FOX HUNTS are closing and amalgamating at an unprecedented rate. Those who do manage to get out hunting are running short of social climbers willing to pay for the privilege. This has led to an extraordinarily high turnover of hunt staff (the people who do the actual hunting) with many leaving the sinking ship.
A recent expose of fox hunting on Channel 4 news saw a senior police officer say: “One side is trying to prevent something illegal, the other side is intent on perpetuating illegal activity.” In light of the history of this conflict, that is an extraordinary turnabout.
Hunting is, along with being a practice of enormous cruelty, a ritual of supremacy for the landed gentry. Once regularly attended by royalty, it is the sport of aristocrats. The feudal hierarchy of the countryside is paraded with everyone from the masters to the foot supporters dressed appropriately to their status.
The first recorded act of deliberate hunt sabotage by activists (and arguably the birth of the whole global animal rights movement) happened in a field in Devon in 1963, against a backdrop of anti-Vietnam war and anti-apartheid protests. Within a year the Hunt Saboteurs Association (HSA) was formed.

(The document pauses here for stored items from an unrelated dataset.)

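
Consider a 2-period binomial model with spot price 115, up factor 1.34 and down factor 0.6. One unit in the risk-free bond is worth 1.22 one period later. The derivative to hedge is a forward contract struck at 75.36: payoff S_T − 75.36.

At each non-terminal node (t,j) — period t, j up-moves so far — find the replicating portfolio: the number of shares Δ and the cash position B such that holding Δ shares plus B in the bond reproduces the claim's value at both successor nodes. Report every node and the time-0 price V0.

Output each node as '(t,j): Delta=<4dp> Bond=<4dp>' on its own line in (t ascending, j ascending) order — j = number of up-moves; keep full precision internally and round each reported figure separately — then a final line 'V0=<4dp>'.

The replicating-portfolio and risk-neutral prices coincide; use p* = (1.22−0.6)/(1.34−0.6) = 0.8378 for the latter.
Terminal values V(2,·): V(2,0)=-33.9600, V(2,1)=17.1000, V(2,2)=131.1340
Node (1,0) S=69.0000: V=(p*·17.1000+(1−p*)·-33.9600)/1.22=7.2295; Δ=(17.1000−-33.9600)/(92.4600−41.4000)=1.0000; B=V−Δ·S=-61.7705
Node (1,1) S=154.1000: V=(p*·131.1340+(1−p*)·17.1000)/1.22=92.3295; Δ=(131.1340−17.1000)/(206.4940−92.4600)=1.0000; B=V−Δ·S=-61.7705
Node (0,0) S=115.0000: V=(p*·92.3295+(1−p*)·7.2295)/1.22=64.3684; Δ=(92.3295−7.2295)/(154.1000−69.0000)=1.0000; B=V−Δ·S=-50.6316
Root portfolio cost Δ·115+B reproduces V0=64.3684.

(0,0): Delta=1.0000 Bond=-50.6316
(1,0): Delta=1.0000 Bond=-61.7705
(1,1): Delta=1.0000 Bond=-61.7705
V0=64.3684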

After a period of wild experimentation including the use of smoke flares and the hurling of meat to the hounds, hunt sabbing settled into a pattern, as sabs (always “sabs” never “sabbers”) learned how hunting worked and used those methods against the sport — for example, learning the use of the hunting horn to confuse hounds and take them away from their prey.

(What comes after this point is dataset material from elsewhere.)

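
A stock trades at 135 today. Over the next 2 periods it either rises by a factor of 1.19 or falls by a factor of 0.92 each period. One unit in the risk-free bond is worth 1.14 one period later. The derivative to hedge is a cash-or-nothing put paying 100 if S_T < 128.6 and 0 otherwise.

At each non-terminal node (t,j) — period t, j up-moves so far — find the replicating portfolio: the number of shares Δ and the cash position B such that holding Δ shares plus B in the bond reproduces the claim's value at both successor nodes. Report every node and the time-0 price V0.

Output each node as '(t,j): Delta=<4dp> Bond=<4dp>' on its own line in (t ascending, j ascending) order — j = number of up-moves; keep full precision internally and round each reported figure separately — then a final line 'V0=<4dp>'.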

Sabs organised themselves into small self-reliant groups based in certain areas and covering certain hunts. If you’ve never been out then it’s been likened by some long-time practitioners as being “like full contact orienteering.”
With sab groups, many from universities, heading into the countryside to challenge the squirearchy it was hardly surprising that this was met first with violence, then a state crackdown, with arrest becoming a routine aspect of a hunt saboteur’s life.